Troubleshooting DNS on a Windows server

This content is 19 years old. I don't routinely update old blog posts as they are only intended to represent a view at a particular point in time. Please be warned that the information here may be out of date.

Earlier today, I blogged about some of the tools that are available for monitoring Active Directory (AD) enterprise replication and troubleshooting Windows authentication. Given that AD is so heavily reliant on the domain name system (DNS), it seems logical that I also list some of the tools available for monitoring and troubleshooting DNS issues.

The first port of call is the Windows version of the original Unix DNS lookup tool (nslookup.exe). Typing nslookup at a command prompt enters the nslookup shell, from where issuing the help command will list all of the available options.

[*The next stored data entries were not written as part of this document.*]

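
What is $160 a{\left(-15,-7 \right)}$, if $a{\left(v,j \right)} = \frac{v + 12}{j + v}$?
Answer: $\frac{240}{11} \approx 21.818$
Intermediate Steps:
$a{\left(v,j \right)} = \frac{12 + v}{j + v}$
$160 a{\left(-15,-7 \right)} = 160 \frac{12 - 15}{-7 - 15} = 160 \frac{1}{-22} \left(-3\right) = 160 \left(\left(- \frac{1}{22}\right) \left(-3\right)\right) = 160 \cdot \frac{3}{22} = \frac{240}{11}$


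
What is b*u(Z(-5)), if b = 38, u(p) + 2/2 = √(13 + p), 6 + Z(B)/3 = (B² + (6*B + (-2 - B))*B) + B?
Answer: -38 + 76*√115 ≈ 777.01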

The DNS server troubleshooting tool (dnscmd.exe) is a support tool for Windows 2000 Server and Windows Server 2003 (available on the Windows installation media) which allows administration of DNS from a command prompt. It extends and replaces the earlier dnsstat.exe tool provided as part of the Windows NT resource kit. The DNS server troubleshooting tool displays and changes the properties of DNS servers, zones, and resource records, manually modifying properties, creating and deleting zones and resource records, and forcing replication events between DNS server physical memory and DNS databases and data files. Some operations of the tool work at the DNS server level while others work at the zone level. Simply type dnscmd for usage information.

DNS has its own set of performance counters available under the performance monitor DNS object.

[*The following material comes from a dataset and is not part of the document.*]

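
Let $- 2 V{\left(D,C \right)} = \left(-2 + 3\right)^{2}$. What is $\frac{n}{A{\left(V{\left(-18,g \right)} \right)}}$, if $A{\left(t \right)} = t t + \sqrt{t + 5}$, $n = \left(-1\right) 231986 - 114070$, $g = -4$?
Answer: $\frac{1384224}{71} - \frac{8305344 \sqrt{2}}{71} \approx -1.4593 \cdot 10^{5}$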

The domain controller diagnostic tool (dcdiag.exe) checks DNS functionality as part of its diagnostic tests but the command to specifically test DNS registration (which does not need to be run from a domain controller) is dcdiag /test:registerindns /dnsdomain:domainname.

The network connectivity tester (netdiag.exe) helps to isolate networking and connectivity problems by performing a series of tests to determine the state of a network client to identify and isolate network problems. Parsing the output for “DNS test” will give DNS-specific results. Type netdiag /? for usage information.

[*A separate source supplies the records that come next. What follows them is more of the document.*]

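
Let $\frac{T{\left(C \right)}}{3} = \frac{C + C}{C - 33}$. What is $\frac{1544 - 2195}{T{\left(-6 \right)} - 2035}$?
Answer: $\frac{273}{853} \approx 0.32005$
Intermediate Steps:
$T{\left(C \right)} = \frac{6 C}{-33 + C}$ ($T{\left(C \right)} = 3 \frac{C + C}{C - 33} = 3 \frac{2 C}{-33 + C} = \frac{6 C}{-33 + C}$)
$\frac{1544 - 2195}{T{\left(-6 \right)} - 2035} = \frac{1544 - 2195}{6 \left(-6\right) \frac{1}{-33 - 6} - 2035} = - \frac{651}{6 \left(-6\right) \frac{1}{-39} - 2035} = - \frac{651}{6 \left(-6\right) \left(- \frac{1}{39}\right) - 2035} = - \frac{651}{\frac{12}{13} - 2035} = - \frac{651}{- \frac{26443}{13}} = \left(-651\right) \left(- \frac{13}{26443}\right) = \frac{273}{853}$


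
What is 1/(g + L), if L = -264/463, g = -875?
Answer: -463/405389 ≈ -0.0011421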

DNS debug logging may be set in the DNS server properties and creates a log file at %systemroot%\system32\dns\dns.log for further diagnosis of DNS activity.

Finally, the dnslint.exe support tool allows verification of DNS records for a specified domain name to help diagnose potential causes of incorrect delegation and other common DNS problems, producing an HTML report. Usage information can be obtained by issuing the dnslint /? command.